Community members, including current and former students and their parents, are invited to share a dish and a story at the Chapman School Gym, according to Chapman School secretary Debbie Poindexter. Both Austin and Brady leave a unique legacy at the school.
Donna Austin
Austin is Chapman’s most veteran teacher with 33 years under her belt, said Chapman School principal Conrad Woodhead. After moving to Anchor Point from her hometown of Anchorage, Austin started at Chapman School in 1983 as a special education aide. After two years in special education, she taught in the Quest program for three years and then moved into teaching the lower grades. She had a second-grade class at Chapman, as well as first-second-third and first-second combination classes.
Though she started out wanting to teach the second grade, the majority of Austin’s three decades at Chapman were spent teaching kindergarten. She found joy and fulfillment in teaching the younger children and giving them a positive learning experience at the beginning of their school careers.

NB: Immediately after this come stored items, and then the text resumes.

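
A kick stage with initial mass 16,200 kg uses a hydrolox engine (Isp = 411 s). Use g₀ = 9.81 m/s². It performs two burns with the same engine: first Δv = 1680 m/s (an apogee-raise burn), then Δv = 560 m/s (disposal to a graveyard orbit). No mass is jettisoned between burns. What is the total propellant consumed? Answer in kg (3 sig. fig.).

v_e = Isp · g₀ = 411 × 9.81 = 4031.9 m/s.
After the first burn: m = 16200 × exp(−1680/4031.9) = 16200 × 0.65923 = 10,679.5 kg.
After the second burn: m = 10,679.5 × exp(−560/4031.9) = 10,679.5 × 0.87032 = 9,294.58 kg.
Total propellant = m₀ − m_final = 16200 − 9,294.58 = 6,905.42 kg.

total propellant consumed ≈ 6910 kg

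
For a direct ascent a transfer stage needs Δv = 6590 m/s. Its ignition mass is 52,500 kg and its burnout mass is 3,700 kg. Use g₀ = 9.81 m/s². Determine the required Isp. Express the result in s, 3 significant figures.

ln(m₀/m_f) = ln(52500/3700) = ln(14.19) = 2.6525.
v_e = Δv / ln(m₀/m_f) = 6590 / 2.6525 = 2484.5 m/s.
Isp = v_e / g₀ = 2484.5 / 9.81 = 253.3 s.

Isp ≈ 253 s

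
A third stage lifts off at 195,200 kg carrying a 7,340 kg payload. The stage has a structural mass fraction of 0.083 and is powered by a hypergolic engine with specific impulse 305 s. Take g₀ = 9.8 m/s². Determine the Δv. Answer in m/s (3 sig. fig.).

Δv ≈ 6400 m/s

Stage wet mass = m₀ − payload = 195,200 − 7,340 = 187,860 kg.
Stage dry mass = ε × stage wet mass = 0.083 × 187,860 = 15,592.4 kg.
Burnout mass m_f = stage dry + payload = 15,592.4 + 7,340 = 22,932.4 kg.
v_e = Isp · g₀ = 305 × 9.8 = 2989.0 m/s.
By the Tsiolkovsky rocket equation, Δv = v_e · ln(195,200/22,932.4) = 2989.0 × ln(8.512) = 2989.0 × 2.1415 ≈ 6401 m/s.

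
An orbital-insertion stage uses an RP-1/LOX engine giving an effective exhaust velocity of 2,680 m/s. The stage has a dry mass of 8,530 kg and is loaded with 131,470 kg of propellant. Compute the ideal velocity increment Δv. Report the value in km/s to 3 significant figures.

m₀ = m_dry + m_prop = 8,530 + 131,470 = 140,000 kg.
Δv = v_e · ln(m₀/m_f) = 2680.0 × ln(16.41) = 2680.0 × 2.7981 ≈ 7498.8 m/s.

Δv ≈ 7.50 km/s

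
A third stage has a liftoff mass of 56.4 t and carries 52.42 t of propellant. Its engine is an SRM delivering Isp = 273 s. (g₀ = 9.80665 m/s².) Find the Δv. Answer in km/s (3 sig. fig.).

Δv ≈ 7.10 km/s

v_e = Isp · g₀ = 273 × 9.80665 = 2677.2 m/s.
m_f = m₀ − m_prop = 56.4 − 52.42 = 3.98 t.
Using Δv = v_e ln(m₀/m_f): Δv = v_e · ln(m₀/m_f) = 2677.2 × ln(14.17) = 2677.2 × 2.6512 ≈ 7097.8 m/s.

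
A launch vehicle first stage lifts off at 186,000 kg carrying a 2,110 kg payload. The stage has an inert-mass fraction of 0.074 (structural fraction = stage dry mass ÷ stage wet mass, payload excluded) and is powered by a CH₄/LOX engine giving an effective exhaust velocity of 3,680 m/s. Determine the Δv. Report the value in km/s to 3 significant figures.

Δv ≈ 9.09 km/s

Stage wet mass = m₀ − payload = 186,000 − 2,110 = 183,890 kg.
Stage dry mass = ε × stage wet mass = 0.074 × 183,890 = 13,607.9 kg.
Burnout mass m_f = stage dry + payload = 13,607.9 + 2,110 = 15,717.9 kg.
Δv = v_e · ln(186,000/15,717.9) = 3680.0 × ln(11.83) = 3680.0 × 2.4709 ≈ 9093 m/s.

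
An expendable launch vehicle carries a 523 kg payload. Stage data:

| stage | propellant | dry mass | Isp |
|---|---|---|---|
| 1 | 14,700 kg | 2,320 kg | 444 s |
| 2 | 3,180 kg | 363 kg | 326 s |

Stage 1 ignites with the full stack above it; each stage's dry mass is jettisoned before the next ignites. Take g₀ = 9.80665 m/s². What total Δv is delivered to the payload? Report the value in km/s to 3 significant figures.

Ignition mass of stage 1 = 14,700+2,320 + 3,180+363 + 523 = 21,086 kg.
Stage 1: m₀ = 21,086 kg, m_f = 21,086 − 14,700 = 6,386 kg; Δv = 444×9.80665×ln(3.302) = 4354.2×1.1945 ≈ 5201 m/s.
Stage 2: m₀ = 4,066 kg, m_f = 4,066 − 3,180 = 886 kg; Δv = 326×9.80665×ln(4.589) = 3197.0×1.5237 ≈ 4871 m/s.
Total Δv = 5201 + 4871 = 10072 m/s.

Δv ≈ 10.1 km/s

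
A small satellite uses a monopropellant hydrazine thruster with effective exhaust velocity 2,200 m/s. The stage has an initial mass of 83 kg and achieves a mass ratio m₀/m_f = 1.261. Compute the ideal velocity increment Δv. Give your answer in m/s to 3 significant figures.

From the ideal rocket equation, Δv = v_e · ln(1.261) = 2200.0 × 0.2319 ≈ 510.2 m/s.

Δv ≈ 510 m/s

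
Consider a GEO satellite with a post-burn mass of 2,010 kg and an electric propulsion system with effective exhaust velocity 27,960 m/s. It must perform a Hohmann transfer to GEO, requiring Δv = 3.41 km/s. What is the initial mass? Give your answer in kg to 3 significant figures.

From the ideal rocket equation, m₀/m_f = exp(Δv / v_e) = exp(3410 / 27960.0) = exp(0.1220) = 1.1297.
m₀ = m_f × 1.1297 = 2,010 × 1.1297 = 2,270.7 kg.

initial mass ≈ 2270 kg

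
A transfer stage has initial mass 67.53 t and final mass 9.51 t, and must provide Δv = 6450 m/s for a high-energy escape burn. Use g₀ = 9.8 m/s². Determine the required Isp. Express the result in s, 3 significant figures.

ln(m₀/m_f) = ln(67530/9510) = ln(7.101) = 1.9602.
From the ideal rocket equation, v_e = Δv / ln(m₀/m_f) = 6450 / 1.9602 = 3290.4 m/s.
Isp = v_e / g₀ = 3290.4 / 9.8 = 335.8 s.

Isp ≈ 336 s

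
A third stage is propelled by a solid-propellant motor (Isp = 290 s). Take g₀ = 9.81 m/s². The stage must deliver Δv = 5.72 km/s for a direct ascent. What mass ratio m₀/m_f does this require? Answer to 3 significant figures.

v_e = Isp · g₀ = 290 × 9.81 = 2844.9 m/s.
Rocket equation: m₀/m_f = exp(Δv / v_e) = exp(5720 / 2844.9) = exp(2.0106) = 7.4679.

mass ratio ≈ 7.47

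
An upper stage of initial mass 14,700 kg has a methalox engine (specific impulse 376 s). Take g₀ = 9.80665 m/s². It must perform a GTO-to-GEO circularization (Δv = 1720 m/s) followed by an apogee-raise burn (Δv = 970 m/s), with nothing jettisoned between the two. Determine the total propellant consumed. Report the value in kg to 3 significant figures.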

“I really like that level of learning. I like the excitement of them meeting their goals. All the little a-ha moment when they learn a concept; it’s real exciting to see their little milestones accomplished,” Austin said. “I think in the first few years they should love school and want to be here. I want to give them a really good start.”
Austin works with students on an individual level, tailoring her class instruction to meet each of her kindergartner’s needs, Woodhead said. Part of ensuring each student has a positive learning experience is weaving their interests seamlessly into the curriculum when possible.

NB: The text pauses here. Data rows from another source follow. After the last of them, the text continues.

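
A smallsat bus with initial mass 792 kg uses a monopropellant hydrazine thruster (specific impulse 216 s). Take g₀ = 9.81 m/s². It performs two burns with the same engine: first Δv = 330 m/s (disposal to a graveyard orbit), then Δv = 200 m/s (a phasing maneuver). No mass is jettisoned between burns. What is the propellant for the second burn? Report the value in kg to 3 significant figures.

v_e = Isp · g₀ = 216 × 9.81 = 2119.0 m/s.
After the first burn: m = 792 × exp(−330/2119.0) = 792 × 0.85578 = 677.778 kg.
After the second burn: m = 677.778 × exp(−200/2119.0) = 677.778 × 0.90993 = 616.731 kg.
Second-burn propellant = 677.778 − 616.731 = 61.047 kg.

propellant for the second burn ≈ 61.0 kg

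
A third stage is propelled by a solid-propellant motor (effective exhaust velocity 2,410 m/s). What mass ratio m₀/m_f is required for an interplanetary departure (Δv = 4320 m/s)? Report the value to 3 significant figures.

mass ratio ≈ 6.00

By the Tsiolkovsky rocket equation, m₀/m_f = exp(Δv / v_e) = exp(4320 / 2410.0) = exp(1.7925) = 6.0046.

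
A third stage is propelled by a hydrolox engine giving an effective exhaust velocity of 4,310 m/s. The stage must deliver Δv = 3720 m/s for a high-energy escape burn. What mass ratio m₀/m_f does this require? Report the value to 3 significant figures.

mass ratio ≈ 2.37

Rocket equation: m₀/m_f = exp(Δv / v_e) = exp(3720 / 4310.0) = exp(0.8631) = 2.3705.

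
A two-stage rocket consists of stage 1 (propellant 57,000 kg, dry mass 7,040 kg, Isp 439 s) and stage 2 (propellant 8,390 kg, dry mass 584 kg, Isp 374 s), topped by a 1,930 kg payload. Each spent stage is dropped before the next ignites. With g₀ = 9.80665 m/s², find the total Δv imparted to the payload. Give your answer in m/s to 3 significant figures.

Δv ≈ 11500 m/s

Ignition mass of stage 1 = 57,000+7,040 + 8,390+584 + 1,930 = 74,944 kg.
Stage 1: m₀ = 74,944 kg, m_f = 74,944 − 57,000 = 17,944 kg; Δv = 439×9.80665×ln(4.177) = 4305.1×1.4295 ≈ 6154 m/s.
Stage 2: m₀ = 10,904 kg, m_f = 10,904 − 8,390 = 2,514 kg; Δv = 374×9.80665×ln(4.337) = 3667.7×1.4673 ≈ 5381 m/s.
Total Δv = 6154 + 5381 = 11535 m/s.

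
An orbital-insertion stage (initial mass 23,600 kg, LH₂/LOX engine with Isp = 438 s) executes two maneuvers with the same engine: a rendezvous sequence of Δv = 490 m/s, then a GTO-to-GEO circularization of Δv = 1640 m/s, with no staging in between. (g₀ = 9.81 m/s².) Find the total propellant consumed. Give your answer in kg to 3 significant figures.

v_e = Isp · g₀ = 438 × 9.81 = 4296.8 m/s.
After the first burn: m = 23600 × exp(−490/4296.8) = 23600 × 0.89222 = 21,056.4 kg.
After the second burn: m = 21,056.4 × exp(−1640/4296.8) = 21,056.4 × 0.68271 = 14,375.4 kg.
Total propellant = m₀ − m_final = 23600 − 14,375.4 = 9,224.6 kg.

total propellant consumed ≈ 9220 kg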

“Right now we have a group of boys that are really into the dinosaur thing so she can tie that in,” Woodhead said. “It’s pretty neat to see her be able to do that and she just does it naturally, which is really cool.”
Austin has also been a resource to other teachers at Chapman, providing supplies and materials from her 33 years of experience, Woodhead said.
“Teaching has been my life and I’ve enjoyed it so much,” Austin said. “I would never trade it. It has been a wonderful, wonderful profession.”
Though she is retiring from teaching, Austin plans to pursue her own creative endeavors, including carving and painting, and gardening at her cabin. Her main reason for retiring, however, is so she can go up to Anchorage more often to help her mother with her father, who has Alzheimer’s. She and her husband will also visit their grandchildren in Oklahoma, Austin said.
Linda Brady
Working for the Kenai Peninsula School District helped realize Brady’s dream of teaching special education in Alaska, she said. After raising her two sons in Nevada, Brady went back to school so she could be a teacher. She applied for jobs all over Alaska and was accepted for positions in every borough except one, Brady said. She moved to Ketchikan in 1999. On a trip to the Kenai Peninsula with her brother, she decided she wanted to live here.
Brady started at Nikolaevsk School as a special education teacher in 2000, then moved to Ninilchik School to teach second and third grade. In 2007, Brady secured a position with Chapman as a special education teacher. Brady was awarded a Golden Apple award by the Kenai Peninsula Borough School District in March for her work with special needs students.
“The thing I’ve always appreciated about Linda is she works with our resource kids — the kids that need our help,” Woodhead said. “She can seemingly pull effort out of kids that no one thought possible. It’s neat to see her transform what learning looks like for those kids and when they get excited about learning, she gets excited.”
Brady is donating the estimated 8,000-12,000 books in her classroom to the school at the end of the year, she said. The collection will more than double the contents of Chapman’s school library, Woodhead said.
Brady’s classroom library has been her pet project for the last nine years. Her classroom has become an unofficial extension of the library for many of the kids at Chapman. If children ask for a book she does not have, she orders it. Even Brady is unsure exactly how many books currently reside in her classroom.
“We’re going to try to do a count before the end of the school year, but I really don’t know. I think there are 41 shelves and probably easily 200-300 on each one,” Brady said. “There are a bunch; I spend anywhere from $300-400 a month on them and I’ve been doing it for many, many years. And there’s probably just as many at the kids’ houses, but as long as they’re enjoying them, that’s probably okay.”
Brady plans to travel with her husband across the United States once the school year is over, she said. Their current itinerary for their trip is to see family and “kick back and enjoy life.”
“My husband hasn’t seen a lot of the United States,” Brady said. “He’s been overseas quite a bit, so we’re going to hop in a car and go.”